Ocena wątku:
  • 1 głosów - średnia: 5
  • 1
  • 2
  • 3
  • 4
  • 5
małe litery i porywisty wiatr co zamknął księgę na pogrzebie patriarchy
#16
(14-04-2018, 19:52)Gunnar napisał(a): W czasach Ratzingera jeszcze się słyszało "nas papież to, nasz papież tamto". Teraz się go nawet nie wspomina, nie wspominając o jego encyklikach. Smoleńsk jest politycznie ujerzdzany od 8 lat i końca nie widać. 

Co do stylu też rzadko kiedy coś rozumiem  Big Grin

Tytuł mówi wszystko. Małe litery = drobny druczek. Mało kto czyta, jeszcze mniej ludzi rozumie.
Czemu teraz prawie nie wspomina się o "naszym" Papieżu? A czy mówi się o  Franciszku? W czasach pontyfikatu JPII mówiło się dużo i głośno o Kościele, teraz nie - dlaczego?
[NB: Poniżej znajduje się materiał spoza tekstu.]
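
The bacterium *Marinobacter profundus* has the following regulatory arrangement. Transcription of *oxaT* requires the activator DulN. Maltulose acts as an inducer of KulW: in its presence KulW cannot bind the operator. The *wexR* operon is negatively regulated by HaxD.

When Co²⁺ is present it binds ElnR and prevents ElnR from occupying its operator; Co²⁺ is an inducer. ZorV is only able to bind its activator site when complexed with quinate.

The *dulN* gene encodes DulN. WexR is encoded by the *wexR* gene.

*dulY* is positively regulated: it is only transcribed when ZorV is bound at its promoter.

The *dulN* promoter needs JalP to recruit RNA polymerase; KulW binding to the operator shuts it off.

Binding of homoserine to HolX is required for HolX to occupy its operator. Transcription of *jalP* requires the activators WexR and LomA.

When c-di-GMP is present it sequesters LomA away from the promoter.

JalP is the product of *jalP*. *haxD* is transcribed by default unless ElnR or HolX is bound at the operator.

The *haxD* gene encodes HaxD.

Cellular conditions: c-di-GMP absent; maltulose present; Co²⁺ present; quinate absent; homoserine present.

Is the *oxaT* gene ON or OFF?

ON

Co²⁺ is present, so ElnR is inactive.
Homoserine is present, so HolX is active.
With repressor HolX bound, *haxD* is not transcribed.
So HaxD is not produced.
With no repressor bound, *wexR* is transcribed.
So WexR is produced and active.
c-di-GMP is absent, so LomA is active.
No repressor is bound and WexR and LomA are active, so *jalP* is transcribed.
So JalP is produced and active.
Maltulose is present, so KulW is inactive.
No repressor is bound and JalP is active, so *dulN* is transcribed.
So DulN is produced and active.
No repressor is bound and DulN is active, so *oxaT* is transcribed.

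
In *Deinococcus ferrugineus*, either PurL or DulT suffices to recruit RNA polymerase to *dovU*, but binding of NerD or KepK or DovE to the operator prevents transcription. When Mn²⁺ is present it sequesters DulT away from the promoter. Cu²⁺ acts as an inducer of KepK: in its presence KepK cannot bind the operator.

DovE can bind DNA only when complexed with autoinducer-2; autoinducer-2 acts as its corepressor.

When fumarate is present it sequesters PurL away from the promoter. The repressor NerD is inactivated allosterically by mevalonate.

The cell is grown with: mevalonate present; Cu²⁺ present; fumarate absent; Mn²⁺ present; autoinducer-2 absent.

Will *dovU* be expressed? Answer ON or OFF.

ON

Mevalonate is present, so NerD is inactive.
Fumarate is absent, so PurL is active.
Cu²⁺ is present, so KepK is inactive.
Autoinducer-2 is absent, so DovE is inactive.
Mn²⁺ is present, so DulT is inactive.
Activator PurL is present, so *dovU* is transcribed.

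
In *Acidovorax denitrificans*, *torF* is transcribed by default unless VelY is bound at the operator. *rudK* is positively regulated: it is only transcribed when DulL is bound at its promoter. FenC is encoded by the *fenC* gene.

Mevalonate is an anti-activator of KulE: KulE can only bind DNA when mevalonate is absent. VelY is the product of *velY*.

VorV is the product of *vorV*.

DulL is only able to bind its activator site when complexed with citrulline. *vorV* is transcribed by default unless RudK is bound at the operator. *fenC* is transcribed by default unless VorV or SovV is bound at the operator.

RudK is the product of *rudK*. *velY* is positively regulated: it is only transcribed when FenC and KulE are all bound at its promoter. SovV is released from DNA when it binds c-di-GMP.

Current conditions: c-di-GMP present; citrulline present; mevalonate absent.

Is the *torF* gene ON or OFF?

Citrulline is present, so DulL is active.
No repressor is bound and DulL is active, so *rudK* is transcribed.
So RudK is produced and active.
With repressor RudK bound, *vorV* is not transcribed.
So VorV is not produced.
c-di-GMP is present, so SovV is inactive.
With no repressor bound, *fenC* is transcribed.
So FenC is produced and active.
Mevalonate is absent, so KulE is active.
No repressor is bound and FenC and KulE are active, so *velY* is transcribed.
So VelY is produced and active.
With repressor VelY bound, *torF* is not transcribed.

OFF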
Temat katastrofy smoleńskiej wciąż podgrzewany jak tygodniowe mielone - dlaczego?
Mass media pełnią określoną rolę.

Zdaje się, że zapomniałam o ocenie w ferworze dyskusji. Mnie nie wypada, ale pozostawię po sobie 5/5, bo poruszył do głębi formą i przesłaniem.
[Obrazek: oscar.jpg]
Odpowiedz
#17
(14-04-2018, 20:36)Miranda Calle napisał(a):
(14-04-2018, 19:52)Gunnar napisał(a): W czasach Ratzingera jeszcze się słyszało "nas papież to, nasz papież tamto". Teraz się go nawet nie wspomina, nie wspominając o jego encyklikach. Smoleńsk jest politycznie ujerzdzany od 8 lat i końca nie widać. 
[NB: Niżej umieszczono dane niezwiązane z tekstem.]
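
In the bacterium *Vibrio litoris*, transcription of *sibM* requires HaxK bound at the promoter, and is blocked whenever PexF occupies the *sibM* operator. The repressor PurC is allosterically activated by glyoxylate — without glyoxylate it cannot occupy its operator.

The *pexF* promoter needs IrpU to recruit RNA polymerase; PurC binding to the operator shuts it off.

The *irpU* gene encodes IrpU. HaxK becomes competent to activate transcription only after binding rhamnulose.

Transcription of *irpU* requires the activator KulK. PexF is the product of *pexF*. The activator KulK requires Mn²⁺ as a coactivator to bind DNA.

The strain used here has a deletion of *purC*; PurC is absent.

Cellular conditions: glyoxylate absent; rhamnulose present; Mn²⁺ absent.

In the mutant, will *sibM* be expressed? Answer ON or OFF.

Mn²⁺ is absent, so KulK is inactive.
Required activator KulK is absent, so *irpU* is not transcribed.
So IrpU is not produced.
PurC is non-functional in this strain, so it has no effect.
Required activator IrpU is absent, so *pexF* is not transcribed.
So PexF is not produced.
Rhamnulose is present, so HaxK is active.
No repressor is bound and HaxK is active, so *sibM* is transcribed.

ON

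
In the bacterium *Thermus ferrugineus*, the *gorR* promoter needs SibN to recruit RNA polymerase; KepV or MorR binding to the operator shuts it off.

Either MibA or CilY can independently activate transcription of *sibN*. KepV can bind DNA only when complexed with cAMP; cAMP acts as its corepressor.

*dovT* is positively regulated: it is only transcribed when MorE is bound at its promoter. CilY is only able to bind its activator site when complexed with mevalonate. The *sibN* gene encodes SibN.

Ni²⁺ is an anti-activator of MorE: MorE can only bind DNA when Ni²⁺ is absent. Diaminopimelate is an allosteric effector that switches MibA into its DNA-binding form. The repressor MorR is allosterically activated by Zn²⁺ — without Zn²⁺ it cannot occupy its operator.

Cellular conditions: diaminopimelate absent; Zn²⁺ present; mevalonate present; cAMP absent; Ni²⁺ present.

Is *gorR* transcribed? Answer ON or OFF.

OFF

Diaminopimelate is absent, so MibA is inactive.
Mevalonate is present, so CilY is active.
Activator CilY is present, so *sibN* is transcribed.
So SibN is produced and active.
cAMP is absent, so KepV is inactive.
Zn²⁺ is present, so MorR is active.
With repressor MorR bound, *gorR* is not transcribed.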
Co do stylu też rzadko kiedy coś rozumiem  Big Grin

Tytuł mówi wszystko. Małe litery = drobny druczek. Mało kto czyta, jeszcze mniej ludzi rozumie.
Nie no, tym razem zrozumiałem o co chodziło autorowi Wink
Odpowiedz
#18
Myślę, że z reguły nie słuchamy. Idziemy za echem, emocją. Emocje nam marsza w bębenkowej błonie grają i tym się nasycamy. Tak łykamy, bez gryzienia, przeżuwania- nieraz bez przeżywania słowa/treści, łykając same emocje (io w sumie naturalne- ot zjeść, a potem treść się wypoci, wydali i ... karawana "jedzi dalij"). Nie słuchaliśmy uważnie Jana Pawła II- jako całość ludzi, społeczność- same emocje starczały, karmiły. Tak było zresztą już w Ewangeliach. Tłumy za Mistrzem, a potem--- też emocje, tylko już od strony awersu--- awersją co najmniej.  Nie słuchamy Franciszka, a jedynie dajemy się ponieść emocjom, które wywołuje, budzi. Mylimy - zwłaszcza w dzisiejszych czasach: tzw. szybkich mediów- refleks z refleksją. Ta druga wydaje się zbędna, bo ... czas goni, a trzeba się opowiedzieć, wypowiedzieć, wyrazić... byle we właściwym czasie, byle akurat w trakcie gorącej wymiany--- zdań, myśli, treści, które tak naprawdę nimi nie są, a tylko emocjami ubranymi w sylaby, dźwięki, grupy dźwięków, zdania, grypy zdań. 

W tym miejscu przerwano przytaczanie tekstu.